Goldman Sachs & Other Banks Slapped With MULTI-TRILLION Dollar Lawsuit For Rigging Markets!
In this video, I talk with author and economic analyst John Sneisen about an incredible new development as the big banks are getting slapped with a multi-trillion dollar litigation.
A New York federal judge appointed three law firms to lead counsels in the multi-trillion dollar suit accusing Goldman Sachs, Barclays and 18 other financial institutions of rigging markets for US government securities.
This is a massive slap in the face for the big banks, but is not surprising. The banks have been rigging markets hand in hand with the government for a long time.
Just last year, Deutsche Bank was caught alongside countless other banks in court rigging both gold markets and silver markets.
The Trump administration is filled with Goldman Sachs people much like most past presidencies. It's unlikely that this suit will be successful, but it's important for people to know about it, because it pulls together the vast rigging of markets we've been talking about for so long further into context.
This rigging is an attack on people's assets.
As John Crudele notes in his New York Post article on this story,
"I suspect there was collusion between Washington and Goldman, perhaps for noble reasons but largely to keep bond prices high and interest rates low, since the two move in opposite directions. Low rates help borrowers like the federal government and hurt savers."
Crudele goes on to say,
"As I've been saying for years, the government's and Federal Reserve's rigging of the bond market, especially during the quantitative easing period, has resulted in a secret tax on savers."
Rigging has become a regular way of life for the state and the banking system.
From entirely rigged fiat currency by the Federal Reserve forcing debt unto the populace to regulatory and tax rigging by the state, propping up massive monopolized corporations and pushing competition and small businesses out of the market. Then there's the rigging of bond markets and derivative markets by massive banking empires like Goldman Sachs, JP Morgan, Deutches Bank, HSBC, BNP Paribas, Scotia Bank and the list goes on.
Thank you for spreading the word on this. This is what I love about cryptocurrencies: for most cryptos, "rigging" the system in a way outside of the source code has no financial benefit for the attacking party. Beautiful!
Nice analysis!
Thanks!
@joshsigurdson, speaking about banks, get a load of this banking regulation proposal coming out of canada. It's full of holes and potentially communism.
Yessir! We've been reporting on that for years as it's constantly amended. Interestingly enough, we were the first media in the world to do a video on bail in regimes.

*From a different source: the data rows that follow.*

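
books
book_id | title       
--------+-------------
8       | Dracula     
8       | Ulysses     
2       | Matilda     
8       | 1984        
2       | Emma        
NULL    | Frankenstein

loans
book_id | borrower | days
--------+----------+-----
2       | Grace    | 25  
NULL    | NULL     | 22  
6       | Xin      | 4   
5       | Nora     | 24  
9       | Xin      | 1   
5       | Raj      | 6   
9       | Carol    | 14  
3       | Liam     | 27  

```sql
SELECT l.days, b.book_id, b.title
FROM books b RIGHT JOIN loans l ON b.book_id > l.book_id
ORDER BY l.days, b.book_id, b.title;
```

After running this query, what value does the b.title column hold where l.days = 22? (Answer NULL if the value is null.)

NULL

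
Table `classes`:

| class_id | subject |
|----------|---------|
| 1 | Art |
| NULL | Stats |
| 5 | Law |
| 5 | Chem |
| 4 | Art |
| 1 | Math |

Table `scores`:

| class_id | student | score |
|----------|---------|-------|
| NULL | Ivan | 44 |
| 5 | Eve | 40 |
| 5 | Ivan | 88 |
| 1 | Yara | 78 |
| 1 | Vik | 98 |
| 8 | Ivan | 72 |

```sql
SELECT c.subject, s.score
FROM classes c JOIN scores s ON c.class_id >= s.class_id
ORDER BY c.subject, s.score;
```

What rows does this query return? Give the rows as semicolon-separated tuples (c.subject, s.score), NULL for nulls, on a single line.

INNER JOIN keeps only pairs where the ON condition holds.
Matching on c.class_id >= s.class_id. A NULL in a compared column never satisfies the condition.
- c[0] class_id=1 → 2 match(es) in s → 2 row(s).
- c[1] class_id=NULL → no match; dropped.
- c[2] class_id=5 → 4 match(es) in s → 4 row(s).
- c[3] class_id=5 → 4 match(es) in s → 4 row(s).
- c[4] class_id=4 → 2 match(es) in s → 2 row(s).
- c[5] class_id=1 → 2 match(es) in s → 2 row(s).

(Art, 78); (Art, 78); (Art, 98); (Art, 98); (Chem, 40); (Chem, 78); (Chem, 88); (Chem, 98); (Law, 40); (Law, 78); (Law, 88); (Law, 98); (Math, 78); (Math, 98)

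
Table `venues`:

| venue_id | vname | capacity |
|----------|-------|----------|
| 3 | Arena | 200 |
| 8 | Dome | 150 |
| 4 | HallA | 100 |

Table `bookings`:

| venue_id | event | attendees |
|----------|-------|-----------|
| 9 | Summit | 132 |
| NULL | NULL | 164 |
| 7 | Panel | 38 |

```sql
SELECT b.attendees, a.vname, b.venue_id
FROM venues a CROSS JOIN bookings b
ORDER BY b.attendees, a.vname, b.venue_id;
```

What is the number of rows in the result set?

CROSS JOIN pairs every row of `venues` with every row of `bookings`: 3 × 3 = 9 rows.

9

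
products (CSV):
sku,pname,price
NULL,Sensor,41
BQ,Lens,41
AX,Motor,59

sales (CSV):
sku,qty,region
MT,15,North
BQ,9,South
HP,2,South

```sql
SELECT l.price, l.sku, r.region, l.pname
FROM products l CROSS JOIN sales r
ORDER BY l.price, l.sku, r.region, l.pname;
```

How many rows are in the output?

9

CROSS JOIN pairs every row of `products` with every row of `sales`: 3 × 3 = 9 rows.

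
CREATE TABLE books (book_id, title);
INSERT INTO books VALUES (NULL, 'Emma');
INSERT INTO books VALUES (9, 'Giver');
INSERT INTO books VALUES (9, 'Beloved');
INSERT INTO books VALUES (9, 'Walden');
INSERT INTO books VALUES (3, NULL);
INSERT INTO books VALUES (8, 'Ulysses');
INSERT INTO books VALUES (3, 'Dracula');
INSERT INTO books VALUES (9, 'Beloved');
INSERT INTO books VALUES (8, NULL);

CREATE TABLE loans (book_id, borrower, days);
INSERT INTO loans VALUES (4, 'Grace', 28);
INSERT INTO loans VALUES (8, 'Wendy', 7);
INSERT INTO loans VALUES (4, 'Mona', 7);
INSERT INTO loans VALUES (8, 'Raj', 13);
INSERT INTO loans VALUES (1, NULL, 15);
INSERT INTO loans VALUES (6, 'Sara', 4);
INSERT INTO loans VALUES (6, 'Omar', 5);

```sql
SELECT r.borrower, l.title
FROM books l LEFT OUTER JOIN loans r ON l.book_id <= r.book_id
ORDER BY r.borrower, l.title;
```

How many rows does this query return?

21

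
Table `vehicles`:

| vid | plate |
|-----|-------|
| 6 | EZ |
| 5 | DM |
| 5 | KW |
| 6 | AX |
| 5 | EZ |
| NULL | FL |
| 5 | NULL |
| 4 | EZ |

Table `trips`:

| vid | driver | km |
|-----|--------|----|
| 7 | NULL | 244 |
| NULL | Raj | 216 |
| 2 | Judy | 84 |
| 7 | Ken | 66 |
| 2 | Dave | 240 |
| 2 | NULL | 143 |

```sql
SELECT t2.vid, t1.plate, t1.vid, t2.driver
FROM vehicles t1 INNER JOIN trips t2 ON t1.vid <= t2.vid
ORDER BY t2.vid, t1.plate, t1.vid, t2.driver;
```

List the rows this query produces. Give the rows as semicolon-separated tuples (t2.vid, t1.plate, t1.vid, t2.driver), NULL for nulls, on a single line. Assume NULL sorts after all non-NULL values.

INNER JOIN keeps only pairs where the ON condition holds.
Matching on t1.vid <= t2.vid. A NULL in a compared column never satisfies the condition.
- t1 (vid=6) pairs with 2 row(s) of t2.
- t1 (vid=5) pairs with 2 row(s) of t2.
- t1 (vid=5) pairs with 2 row(s) of t2.
- t1 (vid=6) pairs with 2 row(s) of t2.
- t1 (vid=5) pairs with 2 row(s) of t2.
- t1 (vid=NULL) has no partner → excluded.
- t1 (vid=5) pairs with 2 row(s) of t2.
- t1 (vid=4) pairs with 2 row(s) of t2.

(7, AX, 6, Ken); (7, AX, 6, NULL); (7, DM, 5, Ken); (7, DM, 5, NULL); (7, EZ, 4, Ken); (7, EZ, 4, NULL); (7, EZ, 5, Ken); (7, EZ, 5, NULL); (7, EZ, 6, Ken); (7, EZ, 6, NULL); (7, KW, 5, Ken); (7, KW, 5, NULL); (7, NULL, 5, Ken); (7, NULL, 5, NULL)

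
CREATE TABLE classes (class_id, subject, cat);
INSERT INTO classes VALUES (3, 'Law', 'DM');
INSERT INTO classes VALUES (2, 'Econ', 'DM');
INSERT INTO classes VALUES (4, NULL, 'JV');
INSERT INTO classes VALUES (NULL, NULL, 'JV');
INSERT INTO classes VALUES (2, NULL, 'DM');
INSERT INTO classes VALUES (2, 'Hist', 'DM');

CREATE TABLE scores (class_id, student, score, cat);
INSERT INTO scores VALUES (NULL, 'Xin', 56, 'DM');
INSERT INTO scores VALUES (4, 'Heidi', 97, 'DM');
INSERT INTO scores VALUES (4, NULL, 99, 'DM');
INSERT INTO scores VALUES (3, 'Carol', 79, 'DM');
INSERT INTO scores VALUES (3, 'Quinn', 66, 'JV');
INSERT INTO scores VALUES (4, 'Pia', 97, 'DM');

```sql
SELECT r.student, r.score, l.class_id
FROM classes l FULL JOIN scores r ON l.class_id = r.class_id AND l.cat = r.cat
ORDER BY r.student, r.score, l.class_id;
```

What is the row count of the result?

FULL OUTER JOIN keeps every row from both sides; unmatched rows get NULL for the other side's columns.
Matching on l.class_id = r.class_id AND l.cat = r.cat. A NULL in a compared column never satisfies the condition.
- class_id=3, cat=DM: 1 matching r row(s), so 1 row(s) emitted.
- class_id=2, cat=DM: no r row matches, row kept with r columns NULL.
- class_id=4, cat=JV: no r row matches, row kept with r columns NULL.
- class_id=NULL, cat=JV: no r row matches, row kept with r columns NULL.
- class_id=2, cat=DM: no r row matches, row kept with r columns NULL.
- class_id=2, cat=DM: no r row matches, row kept with r columns NULL.
- plus 5 unmatched r row(s), each kept with NULL l columns.
Total: 1 matched + 10 padded = 11 rows.

11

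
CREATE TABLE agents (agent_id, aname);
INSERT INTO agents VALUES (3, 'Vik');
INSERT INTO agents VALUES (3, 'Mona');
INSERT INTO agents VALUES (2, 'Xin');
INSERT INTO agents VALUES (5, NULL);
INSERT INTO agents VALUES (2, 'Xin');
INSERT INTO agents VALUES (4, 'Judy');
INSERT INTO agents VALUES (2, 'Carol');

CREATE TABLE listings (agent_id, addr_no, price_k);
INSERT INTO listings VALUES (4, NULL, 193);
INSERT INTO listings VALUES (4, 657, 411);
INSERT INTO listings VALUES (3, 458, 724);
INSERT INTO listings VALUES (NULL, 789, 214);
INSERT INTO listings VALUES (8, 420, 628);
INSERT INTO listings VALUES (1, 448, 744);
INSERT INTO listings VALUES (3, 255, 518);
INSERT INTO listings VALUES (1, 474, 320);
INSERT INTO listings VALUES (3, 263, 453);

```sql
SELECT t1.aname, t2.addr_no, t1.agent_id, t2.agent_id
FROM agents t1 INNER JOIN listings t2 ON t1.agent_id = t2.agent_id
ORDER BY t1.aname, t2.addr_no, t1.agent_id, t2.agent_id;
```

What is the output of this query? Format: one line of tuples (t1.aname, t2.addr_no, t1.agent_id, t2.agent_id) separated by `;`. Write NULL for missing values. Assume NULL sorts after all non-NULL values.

INNER JOIN keeps only pairs where the ON condition holds.
Matching on t1.agent_id = t2.agent_id. A NULL in a compared column never satisfies the condition.
- t1 (agent_id=3) pairs with 3 row(s) of t2.
- t1 (agent_id=3) pairs with 3 row(s) of t2.
- t1 (agent_id=2) has no partner → excluded.
- t1 (agent_id=5) has no partner → excluded.
- t1 (agent_id=2) has no partner → excluded.
- t1 (agent_id=4) pairs with 2 row(s) of t2.
- t1 (agent_id=2) has no partner → excluded.
After projecting and ordering:
t1.aname | t2.addr_no | t1.agent_id | t2.agent_id
Judy | 657 | 4 | 4
Judy | NULL | 4 | 4
Mona | 255 | 3 | 3
Mona | 263 | 3 | 3
Mona | 458 | 3 | 3
Vik | 255 | 3 | 3
Vik | 263 | 3 | 3
Vik | 458 | 3 | 3

(Judy, 657, 4, 4); (Judy, NULL, 4, 4); (Mona, 255, 3, 3); (Mona, 263, 3, 3); (Mona, 458, 3, 3); (Vik, 255, 3, 3); (Vik, 263, 3, 3); (Vik, 458, 3, 3)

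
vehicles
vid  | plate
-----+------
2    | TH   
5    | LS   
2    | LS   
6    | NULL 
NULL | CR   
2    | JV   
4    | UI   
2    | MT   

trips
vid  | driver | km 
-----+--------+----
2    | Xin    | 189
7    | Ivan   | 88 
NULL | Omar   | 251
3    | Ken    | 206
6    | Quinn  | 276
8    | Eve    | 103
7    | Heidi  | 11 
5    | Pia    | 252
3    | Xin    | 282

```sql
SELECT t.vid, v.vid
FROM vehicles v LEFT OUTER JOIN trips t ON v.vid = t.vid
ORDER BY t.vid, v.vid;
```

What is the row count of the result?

8

LEFT JOIN keeps every row from `vehicles`; unmatched rows get NULL for `trips`'s columns.
Matching on v.vid = t.vid. A NULL in a compared column never satisfies the condition.
Matched pairs: 6; unmatched v rows kept: 2.
Total: 6 matched + 2 padded = 8 rows.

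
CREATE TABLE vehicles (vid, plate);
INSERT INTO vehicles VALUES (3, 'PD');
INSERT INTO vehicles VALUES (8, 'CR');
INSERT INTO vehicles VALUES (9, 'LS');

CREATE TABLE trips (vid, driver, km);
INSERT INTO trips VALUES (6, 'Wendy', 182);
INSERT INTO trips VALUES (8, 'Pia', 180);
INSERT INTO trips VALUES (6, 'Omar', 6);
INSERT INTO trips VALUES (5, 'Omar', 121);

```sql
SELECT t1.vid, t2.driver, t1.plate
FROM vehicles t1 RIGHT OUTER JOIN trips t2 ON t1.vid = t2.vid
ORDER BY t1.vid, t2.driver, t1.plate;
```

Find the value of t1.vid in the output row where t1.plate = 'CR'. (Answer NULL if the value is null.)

8

RIGHT JOIN keeps every row from `trips`; unmatched rows get NULL for `vehicles`'s columns.
Matching on t1.vid = t2.vid.
- t1[0] vid=3 → no match.
- t1[1] vid=8 → 1 match(es) in t2 → 1 row(s).
- t1[2] vid=9 → no match.
- plus 3 unmatched t2 row(s), each kept with NULL t1 columns.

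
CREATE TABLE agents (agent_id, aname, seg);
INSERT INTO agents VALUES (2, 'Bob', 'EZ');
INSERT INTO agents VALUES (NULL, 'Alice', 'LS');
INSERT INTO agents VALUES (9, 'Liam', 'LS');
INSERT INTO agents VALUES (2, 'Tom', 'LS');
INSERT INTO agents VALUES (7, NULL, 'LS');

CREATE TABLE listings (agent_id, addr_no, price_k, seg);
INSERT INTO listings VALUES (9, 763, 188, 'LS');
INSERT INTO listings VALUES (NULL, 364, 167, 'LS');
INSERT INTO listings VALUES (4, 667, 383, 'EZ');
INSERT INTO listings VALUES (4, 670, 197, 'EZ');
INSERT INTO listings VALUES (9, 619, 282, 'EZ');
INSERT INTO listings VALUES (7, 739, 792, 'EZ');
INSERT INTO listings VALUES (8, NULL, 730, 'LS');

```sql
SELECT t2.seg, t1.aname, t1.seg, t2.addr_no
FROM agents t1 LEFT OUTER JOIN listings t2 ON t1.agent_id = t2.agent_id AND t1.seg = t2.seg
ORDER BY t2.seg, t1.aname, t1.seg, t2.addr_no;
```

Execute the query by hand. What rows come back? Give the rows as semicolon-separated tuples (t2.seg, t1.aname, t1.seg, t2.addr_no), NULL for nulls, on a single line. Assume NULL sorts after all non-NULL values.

(LS, Liam, LS, 763); (NULL, Alice, LS, NULL); (NULL, Bob, EZ, NULL); (NULL, Tom, LS, NULL); (NULL, NULL, LS, NULL)

LEFT JOIN keeps every row from `agents`; unmatched rows get NULL for `listings`'s columns.
Matching on t1.agent_id = t2.agent_id AND t1.seg = t2.seg. A NULL in a compared column never satisfies the condition.
Matched pairs: 1; unmatched t1 rows kept: 4.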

We also traced back the idea to an Exchange Stabilization Fund handbook from 1997 talking about their plan to implement bail-ins.
Hope this will bring more awareness among the people and prevents the banks from manipulating Bitcoin once the BTC based financial instrument hit the market (like ETF's).
Great video Josh. Shared on twitter. Stephen
I've no interest in buying bonds and don't know any young adults advocating for them.
Just heading out the door literally but full power UV given with what I have left in the tank, which is not much today again LOL
Blessings man.
You might want to check what I just posted too on the marijuana / crypto front!!!
The insider system will never be fixed until it is broken... sociopaths at the top will never stop pilfering and lobbying for the license to steal.
it's amazing.. great post sir
Just who is slapping the banks with this lawsuit? I never found out and I watched the whole video. Is it the government? I thought the idea is the banks and elites own the government.
Respectfully Goldman Sachs are the financial arm of the US government. Just look at how many Goldman Sachs people are in place of power. Not just now but also from Obama's time too. Smoke and mirrors
That's why I am asking who is presenting this lawsuit? Are they suing themselves?